Bohol Island stands out in the history of Philippines art as a center of artistic activity in the 19th century. Because of this, scholars have likened it to Santa Cruz, Manila, the hub of artists and to provincial centers like Lucban and San Vicente, Ilocos Sur. Unlike the works coming form these other centers, the innumerable pieces of Bohol have survived the encroachment of the chromo-othograph at the beginning of the American period as well as WWII.
Boholano literary arts consist of riddles, proverbs, lyric poetry, myths, legends, folktales, fables, and magic stories. Riddles are primarily told for enjoyment and relaxation, but they also serve a pedagogical purpose by honing one's wit and by developing an awareness of, and appreciation for, one's environment. Moral, psychological, and practical truths are encapsulated in Boholano proverbs which are universal in them but indigenous in metaphor. Boholano lyric poetry deals with multifaceted character of romantic love and its expression. Here, as in most poems, the imagery is derived principally from nature. Patriotism, or more accurately, love of home province, also figures as a them in Boholano lyric poetry.

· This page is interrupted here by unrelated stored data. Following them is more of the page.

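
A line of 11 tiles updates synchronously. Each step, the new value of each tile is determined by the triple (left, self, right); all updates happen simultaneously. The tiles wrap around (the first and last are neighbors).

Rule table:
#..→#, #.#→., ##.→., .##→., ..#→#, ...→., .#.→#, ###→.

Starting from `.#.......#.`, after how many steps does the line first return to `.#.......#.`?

4

###.....###
...#...#...
..###.###..
.#.......#.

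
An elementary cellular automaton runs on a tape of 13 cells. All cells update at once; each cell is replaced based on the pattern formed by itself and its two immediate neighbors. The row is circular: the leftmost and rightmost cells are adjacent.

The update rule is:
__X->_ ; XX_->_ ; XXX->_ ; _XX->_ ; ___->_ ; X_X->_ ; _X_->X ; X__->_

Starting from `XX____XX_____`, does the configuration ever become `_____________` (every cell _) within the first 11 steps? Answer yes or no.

yes

_____________
all cells are _ at step 1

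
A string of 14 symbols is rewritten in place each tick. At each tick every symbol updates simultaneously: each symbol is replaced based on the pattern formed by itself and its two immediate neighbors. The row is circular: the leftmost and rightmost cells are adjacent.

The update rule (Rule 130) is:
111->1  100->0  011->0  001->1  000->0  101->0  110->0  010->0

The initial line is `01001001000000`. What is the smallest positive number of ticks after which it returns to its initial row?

10010010000000
00100100000001
01001000000010
10010000000100
00100000001001
01000000010010
10000000100100
00000001001001
00000010010010
00000100100100
00001001001000
00010010010000
00100100100000
01001001000000

14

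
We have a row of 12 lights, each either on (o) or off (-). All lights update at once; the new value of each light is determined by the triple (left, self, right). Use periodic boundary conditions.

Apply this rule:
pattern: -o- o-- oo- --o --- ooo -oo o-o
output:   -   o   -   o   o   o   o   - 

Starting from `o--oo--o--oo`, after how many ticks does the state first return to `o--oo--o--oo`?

-ooo-oo-oooo
-oo--o--ooo-
oo-oo-oooo-o
o--o--ooo--o
-oo-oooo-ooo
-o--ooo--oo-
o-oooo-ooo-o
--ooo--oo--o
oooo-ooo-oo-
ooo--oo--o--
oo-ooo-oo-oo
o--oo--o--oo

12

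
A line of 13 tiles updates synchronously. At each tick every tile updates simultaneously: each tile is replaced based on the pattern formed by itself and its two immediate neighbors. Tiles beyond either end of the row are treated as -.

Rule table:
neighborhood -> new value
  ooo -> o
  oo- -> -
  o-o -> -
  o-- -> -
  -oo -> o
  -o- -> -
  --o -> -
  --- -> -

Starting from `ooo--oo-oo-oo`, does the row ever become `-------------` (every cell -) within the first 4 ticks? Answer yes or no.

yes

oo---o--o--o-
o------------
-------------
all cells are - at tick 3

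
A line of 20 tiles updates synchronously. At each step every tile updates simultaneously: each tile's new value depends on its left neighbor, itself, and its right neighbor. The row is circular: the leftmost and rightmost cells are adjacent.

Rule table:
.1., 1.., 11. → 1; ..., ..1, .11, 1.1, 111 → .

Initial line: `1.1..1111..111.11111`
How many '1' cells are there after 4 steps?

8

step 1: 1.11....11...1......
step 2: 1..11....11..11.....
step 3: 11..11....11..11....
step 4: .11..11....11..11...
count of 1: 8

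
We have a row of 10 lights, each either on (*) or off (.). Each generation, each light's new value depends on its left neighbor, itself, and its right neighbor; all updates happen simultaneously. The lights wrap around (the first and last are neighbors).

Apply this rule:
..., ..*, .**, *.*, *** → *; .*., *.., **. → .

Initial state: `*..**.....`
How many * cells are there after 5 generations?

6

..**..****
.**..****.
**..****..
*..****..*
..****..**
count of *: 6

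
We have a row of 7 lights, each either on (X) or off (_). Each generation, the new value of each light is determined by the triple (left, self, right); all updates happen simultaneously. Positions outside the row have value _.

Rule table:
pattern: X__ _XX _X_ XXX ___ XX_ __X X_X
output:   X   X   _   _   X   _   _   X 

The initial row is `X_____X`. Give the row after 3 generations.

__XX_X_

_XXXX__
_X___XX
__XX_X_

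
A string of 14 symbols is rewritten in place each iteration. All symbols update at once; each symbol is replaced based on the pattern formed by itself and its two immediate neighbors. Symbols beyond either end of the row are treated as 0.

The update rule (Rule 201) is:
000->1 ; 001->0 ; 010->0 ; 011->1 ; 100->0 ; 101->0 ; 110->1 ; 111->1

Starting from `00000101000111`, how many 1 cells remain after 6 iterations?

11110000010111
11110111000111
11110111010111
11110111000111  (repeats iteration 2; period 2)
iteration 6: 11110111000111
count of 1: 10

10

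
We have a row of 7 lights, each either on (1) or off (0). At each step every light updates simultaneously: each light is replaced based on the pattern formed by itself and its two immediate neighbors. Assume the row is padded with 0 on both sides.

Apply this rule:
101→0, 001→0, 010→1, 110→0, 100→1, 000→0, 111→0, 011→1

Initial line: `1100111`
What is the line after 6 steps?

1010101

1010100
1010110
1010101
1010101  (fixed point — unchanged through step 6)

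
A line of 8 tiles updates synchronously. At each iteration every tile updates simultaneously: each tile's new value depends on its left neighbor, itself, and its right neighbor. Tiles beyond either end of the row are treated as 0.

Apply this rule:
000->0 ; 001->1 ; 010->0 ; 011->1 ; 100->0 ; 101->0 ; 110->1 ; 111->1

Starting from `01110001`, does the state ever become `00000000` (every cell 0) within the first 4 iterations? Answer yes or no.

iteration 1: 11110010
iteration 2: 11110100
iteration 3: 11110000
iteration 4: 11110000
iteration 4 is 11110000, still not uniform 0

no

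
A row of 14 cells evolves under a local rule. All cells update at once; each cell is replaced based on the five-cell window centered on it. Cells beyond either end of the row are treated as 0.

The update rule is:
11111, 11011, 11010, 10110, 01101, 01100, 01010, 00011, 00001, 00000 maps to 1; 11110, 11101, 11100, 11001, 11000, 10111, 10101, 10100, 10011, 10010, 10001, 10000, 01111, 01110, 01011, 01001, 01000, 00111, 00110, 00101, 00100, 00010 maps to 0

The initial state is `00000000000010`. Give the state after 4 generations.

01000000010000

generation 1: 11111111111000
generation 2: 00111111100001
generation 3: 11001110000100
generation 4: 01000000010000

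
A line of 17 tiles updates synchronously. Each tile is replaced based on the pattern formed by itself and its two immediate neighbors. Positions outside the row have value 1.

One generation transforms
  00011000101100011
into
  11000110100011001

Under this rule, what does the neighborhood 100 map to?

At position 0 the neighborhood is 100; the next row has 1 there.

1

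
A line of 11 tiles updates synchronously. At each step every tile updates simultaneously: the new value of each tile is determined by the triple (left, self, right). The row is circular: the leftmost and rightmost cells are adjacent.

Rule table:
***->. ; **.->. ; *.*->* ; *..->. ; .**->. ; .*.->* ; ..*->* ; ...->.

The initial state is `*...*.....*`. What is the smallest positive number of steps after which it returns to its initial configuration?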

The origin of things is explained in the various Boholano myths and legend, which include not only Christian-inspired pieces like "The First Man and Woman" but also early attempts at explaining social stratification as in "The Origin of the Social Classes." Folktales evolve from everyday folk material retold in countless novel forms. On such tale is "The Chocolate-dropped Hills of Carmen, Batuan, and Borja towns" which highlights kindness and faith in God.. In man instances, n the story reminds one of Grimms fairy tales which are populated with fairies and giants. Nonhuman characters populate the fables, which focus on human nature. Told for pure entertainment, fables teach values to children and comment on human frailty and society in general. Supernatural beings and occurrences are the subject matter of magic stories which encapsulate some of the folk beliefs that some Boholano still cherish today.
The musical instruments used in Bohol are similar to those played in other parts of the Visayas. The Spanish occupation introduced Western secular instruments, like the guitar, and religious instruments like the organ. The bigger churches, like Loboc and Baclayon, have organs which are painted with royal designs. Bohol folk songs can be grouped into children's songs, humorous songs, occupational songs, occasional songs, love songs, and religious songs. Children's songs include lullabies and nursery rimes. The former are sung to lull a baby to sleep. Nursery rimes serve to train the child in music appreciation. As the name implies, humorous songs are meant to be jocular and may often be naughty. Occupational songs are sung to accompany work. The melody is evolved to fit or support the rhythm of the work pace. There are work songs for various occupations. Love songs tell of meetings and partings. The express one's feelings or intentions in the most sentimental manner. Religious songs find expression in the Christmas carol, in the pasyon song during the Lenten pabasa, and during wakes.
Most dances are performed during social occasions, such as baptisms, wedding or fiestas. The Hispanic influence is easily discerned in these dances. A formal ball opens with the rigodon or lanceros, both lively square dances, with the latter having more variety in movements. Formal attire is needed for the dance.